Halla (the fabulous Halldóra Geirharðsdóttir) is a 50-year-old choir leader and, secretly, a passionate environmental activist known only by her alias - ‘The Mountain Woman’. With her long bow and arrows, she’s like a modern-day Robin Hood, except she’s stopping the rich from ruining the home of the poor. Waging a one-woman war against the local aluminium industry, she criss-crosses the Icelandic highlands ingeniously shorting out the massive power lines that supply the company’s smelter. As she gets more successful, the forces railed against her become greater and greater and she finds herself being hunted by special operatives with heat-seeking drones. When she receives a letter from a Ukrainian agency stating that her long-ago application to adopt a young girl has finally come through, Halla sets out to strike one last blow at the towers before flying off to Kyiv to meet her much-wanted charge. Complicating her plans is the fact that she had always assumed that the responsibility for the child would be shared with her twin sister, Ása, but now she learns that her sibling is about to head off for a two-year retreat in an Indian ashram. Will she be able to juggle her conflicting desires, pulling off a stunning jolt for the environment while meeting her obligations to her new-found daughter? When they were growing up, the twins’ mother always told them not to complain when they encountered a problem but to “find solutions”, and so Halla commits herself to doing just that.

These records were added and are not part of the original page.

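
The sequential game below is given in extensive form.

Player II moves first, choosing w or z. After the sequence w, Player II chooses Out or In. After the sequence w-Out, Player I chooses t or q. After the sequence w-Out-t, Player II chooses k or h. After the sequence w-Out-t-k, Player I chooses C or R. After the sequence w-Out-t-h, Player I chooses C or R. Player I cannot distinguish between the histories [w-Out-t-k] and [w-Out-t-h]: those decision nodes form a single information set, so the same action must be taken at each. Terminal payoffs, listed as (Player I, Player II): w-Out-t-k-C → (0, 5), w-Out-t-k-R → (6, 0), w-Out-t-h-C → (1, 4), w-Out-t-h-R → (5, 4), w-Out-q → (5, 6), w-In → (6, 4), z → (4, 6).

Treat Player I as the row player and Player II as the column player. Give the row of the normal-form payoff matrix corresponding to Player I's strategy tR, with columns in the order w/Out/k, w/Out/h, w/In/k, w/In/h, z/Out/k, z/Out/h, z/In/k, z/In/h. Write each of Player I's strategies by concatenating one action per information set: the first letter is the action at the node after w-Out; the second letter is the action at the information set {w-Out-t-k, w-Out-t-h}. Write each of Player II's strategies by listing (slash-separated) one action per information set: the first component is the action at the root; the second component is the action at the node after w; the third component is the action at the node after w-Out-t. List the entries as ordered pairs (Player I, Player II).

vs w/Out/k: Player II plays w → Player II plays Out at [w] → Player I plays t at [w-Out] → Player II plays k at [w-Out-t] → Player I plays R at [w-Out-t-k] → (6, 0)
vs w/Out/h: Player II plays w → Player II plays Out at [w] → Player I plays t at [w-Out] → Player II plays h at [w-Out-t] → Player I plays R at [w-Out-t-h] → (5, 4)
vs w/In/k: Player II plays w → Player II plays In at [w] → (6, 4)
vs w/In/h: Player II plays w → Player II plays In at [w] → (6, 4)
vs z/Out/k: Player II plays z → (4, 6)
vs z/Out/h: Player II plays z → (4, 6)
vs z/In/k: Player II plays z → (4, 6)
vs z/In/h: Player II plays z → (4, 6)

(6,0) (5,4) (6,4) (6,4) (4,6) (4,6) (4,6) (4,6)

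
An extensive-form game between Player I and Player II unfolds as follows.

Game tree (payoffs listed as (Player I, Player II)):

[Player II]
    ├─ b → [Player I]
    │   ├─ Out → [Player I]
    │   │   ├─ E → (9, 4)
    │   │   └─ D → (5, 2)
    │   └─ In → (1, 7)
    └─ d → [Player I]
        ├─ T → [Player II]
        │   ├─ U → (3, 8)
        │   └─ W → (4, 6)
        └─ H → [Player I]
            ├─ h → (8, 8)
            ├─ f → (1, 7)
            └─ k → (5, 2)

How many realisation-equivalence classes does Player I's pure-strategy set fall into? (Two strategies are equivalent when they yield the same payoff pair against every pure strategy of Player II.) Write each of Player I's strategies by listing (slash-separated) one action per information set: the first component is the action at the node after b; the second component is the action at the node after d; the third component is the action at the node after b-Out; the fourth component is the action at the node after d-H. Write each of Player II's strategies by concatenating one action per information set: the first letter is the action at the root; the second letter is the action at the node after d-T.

Player I has 24 pure strategies: Out/T/E/h, Out/T/E/f, Out/T/E/k, Out/T/D/h, Out/T/D/f, Out/T/D/k, Out/H/E/h, Out/H/E/f, Out/H/E/k, Out/H/D/h, Out/H/D/f, Out/H/D/k, In/T/E/h, In/T/E/f, In/T/E/k, In/T/D/h, In/T/D/f, In/T/D/k, In/H/E/h, In/H/E/f, In/H/E/k, In/H/D/h, In/H/D/f, In/H/D/k. Columns: bU, bW, dU, dW.
{Out/T/E/h, Out/T/E/f, Out/T/E/k} → row (9,4) (9,4) (3,8) (4,6)
{Out/T/D/h, Out/T/D/f, Out/T/D/k} → row (5,2) (5,2) (3,8) (4,6)
{Out/H/E/h} → row (9,4) (9,4) (8,8) (8,8)
{Out/H/E/f} → row (9,4) (9,4) (1,7) (1,7)
{Out/H/E/k} → row (9,4) (9,4) (5,2) (5,2)
{Out/H/D/h} → row (5,2) (5,2) (8,8) (8,8)
{Out/H/D/f} → row (5,2) (5,2) (1,7) (1,7)
{Out/H/D/k} → row (5,2) (5,2) (5,2) (5,2)
{In/T/E/h, In/T/E/f, In/T/E/k, In/T/D/h, In/T/D/f, In/T/D/k} → row (1,7) (1,7) (3,8) (4,6)
{In/H/E/h, In/H/D/h} → row (1,7) (1,7) (8,8) (8,8)
{In/H/E/f, In/H/D/f} → row (1,7) (1,7) (1,7) (1,7)
{In/H/E/k, In/H/D/k} → row (1,7) (1,7) (5,2) (5,2)
That's 12 distinct rows out of 24 strategies.

12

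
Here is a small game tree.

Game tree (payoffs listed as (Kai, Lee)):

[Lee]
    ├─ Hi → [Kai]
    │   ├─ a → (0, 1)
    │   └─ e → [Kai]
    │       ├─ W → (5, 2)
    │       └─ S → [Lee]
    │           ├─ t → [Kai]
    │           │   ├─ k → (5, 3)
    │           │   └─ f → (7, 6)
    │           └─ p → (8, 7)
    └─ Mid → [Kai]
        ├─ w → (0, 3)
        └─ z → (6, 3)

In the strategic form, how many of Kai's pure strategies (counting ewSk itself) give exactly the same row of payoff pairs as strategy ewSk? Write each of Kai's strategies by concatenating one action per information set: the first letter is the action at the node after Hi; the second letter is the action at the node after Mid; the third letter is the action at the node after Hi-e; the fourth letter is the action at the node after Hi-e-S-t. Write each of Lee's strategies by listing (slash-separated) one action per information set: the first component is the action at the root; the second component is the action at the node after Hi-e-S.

Row for ewSk (columns Hi/t, Hi/p, Mid/t, Mid/p): (5,3) (8,7) (0,3) (0,3).
Every one of Kai's information sets is on the play path for some reply by Lee when Kai follows ewSk.
Changing the action at any of them therefore changes at least one column, so only ewSk itself gives this row.

1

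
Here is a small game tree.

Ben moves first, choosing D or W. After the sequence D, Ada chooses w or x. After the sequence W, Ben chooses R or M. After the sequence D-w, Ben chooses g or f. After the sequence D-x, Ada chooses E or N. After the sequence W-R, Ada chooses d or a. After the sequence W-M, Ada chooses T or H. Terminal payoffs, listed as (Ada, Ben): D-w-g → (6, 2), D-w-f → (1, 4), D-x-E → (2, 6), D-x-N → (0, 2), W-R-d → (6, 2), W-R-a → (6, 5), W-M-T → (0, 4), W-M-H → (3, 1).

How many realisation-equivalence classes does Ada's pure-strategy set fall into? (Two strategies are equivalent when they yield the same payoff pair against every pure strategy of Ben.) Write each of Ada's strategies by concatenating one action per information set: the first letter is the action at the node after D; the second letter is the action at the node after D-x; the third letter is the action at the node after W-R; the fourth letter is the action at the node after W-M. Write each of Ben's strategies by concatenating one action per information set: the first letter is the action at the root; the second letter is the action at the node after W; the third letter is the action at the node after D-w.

Ada has 16 pure strategies: wEdT, wEdH, wEaT, wEaH, wNdT, wNdH, wNaT, wNaH, xEdT, xEdH, xEaT, xEaH, xNdT, xNdH, xNaT, xNaH. Columns: DRg, DRf, DMg, DMf, WRg, WRf, WMg, WMf.
{wEdT, wNdT} → row (6,2) (1,4) (6,2) (1,4) (6,2) (6,2) (0,4) (0,4)
{wEdH, wNdH} → row (6,2) (1,4) (6,2) (1,4) (6,2) (6,2) (3,1) (3,1)
{wEaT, wNaT} → row (6,2) (1,4) (6,2) (1,4) (6,5) (6,5) (0,4) (0,4)
{wEaH, wNaH} → row (6,2) (1,4) (6,2) (1,4) (6,5) (6,5) (3,1) (3,1)
{xEdT} → row (2,6) (2,6) (2,6) (2,6) (6,2) (6,2) (0,4) (0,4)
{xEdH} → row (2,6) (2,6) (2,6) (2,6) (6,2) (6,2) (3,1) (3,1)
{xEaT} → row (2,6) (2,6) (2,6) (2,6) (6,5) (6,5) (0,4) (0,4)
{xEaH} → row (2,6) (2,6) (2,6) (2,6) (6,5) (6,5) (3,1) (3,1)
{xNdT} → row (0,2) (0,2) (0,2) (0,2) (6,2) (6,2) (0,4) (0,4)
{xNdH} → row (0,2) (0,2) (0,2) (0,2) (6,2) (6,2) (3,1) (3,1)
{xNaT} → row (0,2) (0,2) (0,2) (0,2) (6,5) (6,5) (0,4) (0,4)
{xNaH} → row (0,2) (0,2) (0,2) (0,2) (6,5) (6,5) (3,1) (3,1)
That's 12 distinct rows out of 16 strategies.

12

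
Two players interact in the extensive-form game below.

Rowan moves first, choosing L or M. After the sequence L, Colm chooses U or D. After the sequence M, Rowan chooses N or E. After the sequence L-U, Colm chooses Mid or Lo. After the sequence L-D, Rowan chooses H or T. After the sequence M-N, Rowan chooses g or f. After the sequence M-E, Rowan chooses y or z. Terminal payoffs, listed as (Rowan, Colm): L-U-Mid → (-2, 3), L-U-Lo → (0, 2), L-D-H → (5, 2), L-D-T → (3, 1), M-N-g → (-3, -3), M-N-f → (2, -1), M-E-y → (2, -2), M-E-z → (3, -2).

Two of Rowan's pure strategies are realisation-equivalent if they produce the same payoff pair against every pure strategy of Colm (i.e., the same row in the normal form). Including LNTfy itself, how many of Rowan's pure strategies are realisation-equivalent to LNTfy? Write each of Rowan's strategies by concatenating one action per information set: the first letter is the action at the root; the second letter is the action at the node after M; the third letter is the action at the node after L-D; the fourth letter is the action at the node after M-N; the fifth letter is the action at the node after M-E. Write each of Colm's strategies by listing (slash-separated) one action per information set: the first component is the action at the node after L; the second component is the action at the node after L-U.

8

Row for LNTfy (columns U/Mid, U/Lo, D/Mid, D/Lo): (-2,3) (0,2) (3,1) (3,1).
Under LNTfy, Rowan's choice at the node after M and at the node after M-N and at the node after M-E can never be reached regardless of what Colm does, so varying those choices leaves every outcome unchanged.
Holding the reachable choices fixed and varying the unreachable ones freely already gives 2 × 2 × 2 = 8 equivalent strategies.
No other strategy reproduces this row, so those 8 are the full class: LNTgy, LNTgz, LNTfy, LNTfz, LETgy, LETgz, LETfy, LETfz.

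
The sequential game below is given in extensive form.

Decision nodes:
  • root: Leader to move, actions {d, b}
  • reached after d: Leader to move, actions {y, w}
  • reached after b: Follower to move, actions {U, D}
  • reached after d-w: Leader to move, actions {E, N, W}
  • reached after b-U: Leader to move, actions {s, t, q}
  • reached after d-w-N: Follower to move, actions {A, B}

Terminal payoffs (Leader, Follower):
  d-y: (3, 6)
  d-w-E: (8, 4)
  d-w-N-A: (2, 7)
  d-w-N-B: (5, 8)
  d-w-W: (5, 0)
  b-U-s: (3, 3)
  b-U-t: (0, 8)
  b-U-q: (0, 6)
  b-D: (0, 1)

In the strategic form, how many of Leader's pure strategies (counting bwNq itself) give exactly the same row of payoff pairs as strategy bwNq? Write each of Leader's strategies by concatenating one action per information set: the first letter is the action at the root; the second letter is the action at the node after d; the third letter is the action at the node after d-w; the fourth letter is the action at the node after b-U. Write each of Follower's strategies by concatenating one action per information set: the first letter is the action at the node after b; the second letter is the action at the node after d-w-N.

Row for bwNq (columns UA, UB, DA, DB): (0,6) (0,6) (0,1) (0,1).
Under bwNq, Leader's choice at the node after d and at the node after d-w can never be reached regardless of what Follower does, so varying those choices leaves every outcome unchanged.
Holding the reachable choices fixed and varying the unreachable ones freely already gives 2 × 3 = 6 equivalent strategies.
No other strategy reproduces this row, so those 6 are the full class: byEq, byNq, byWq, bwEq, bwNq, bwWq.

6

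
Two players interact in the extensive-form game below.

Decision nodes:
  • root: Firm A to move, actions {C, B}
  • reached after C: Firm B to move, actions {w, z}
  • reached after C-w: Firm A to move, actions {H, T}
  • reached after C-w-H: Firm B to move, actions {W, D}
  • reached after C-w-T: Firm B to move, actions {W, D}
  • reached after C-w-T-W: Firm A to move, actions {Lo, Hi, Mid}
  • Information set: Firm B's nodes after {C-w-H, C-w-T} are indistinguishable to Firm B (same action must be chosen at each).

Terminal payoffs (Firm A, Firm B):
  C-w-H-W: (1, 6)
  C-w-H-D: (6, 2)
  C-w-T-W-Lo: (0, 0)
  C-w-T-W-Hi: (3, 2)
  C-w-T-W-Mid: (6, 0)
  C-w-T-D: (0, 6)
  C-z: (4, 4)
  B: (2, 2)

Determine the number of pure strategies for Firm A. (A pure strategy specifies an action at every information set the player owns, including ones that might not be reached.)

12

Firm A owns the root with actions {C, B} — two choices.
Firm A owns the node after C-w with actions {H, T} — two choices.
Firm A owns the node after C-w-T-W with actions {Lo, Hi, Mid} — three choices.
A pure strategy fixes one action at each information set independently, so the count is the product 2 × 2 × 3 = 12.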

With its powerful message and stunning locations (beautifully shot by award-winning DOP Bergsteinn Björgúlfsson), propped up by Geirharðsdóttir’s mesmerizing central performance, Woman At War is a film that keeps you guessing. You’re never quite sure where its highly original script is going to take you. Amusingly, many scenes feature a three-piece band (tuba, accordion and drums) that pops up - sometimes with traditionally dressed Ukrainian singers accompanying them - and acts as a diversion, adding visual and aural comments on the action in the frame; a kind of Greek chorus. Davíð Þór Jónsson’s score is a treat, too.
Woman At War dramatically reminds us that we all need to stand up and be counted and make a serious effort to right the environmental wrongs perpetuated against us before it’s too late. Erlingsson would agree. He has proclaimed that, “To me it seems evident that Nature’s rights should be strongly protected in all constitutions and defended by local and international laws. We need to collectively realize that untouched nature has an intrinsic right and necessity to exist, regardless of our human needs or our economic system.” His film was described in trade journal Variety as “near perfect”, and that’s a pretty apt description of one of the best releases so far this year.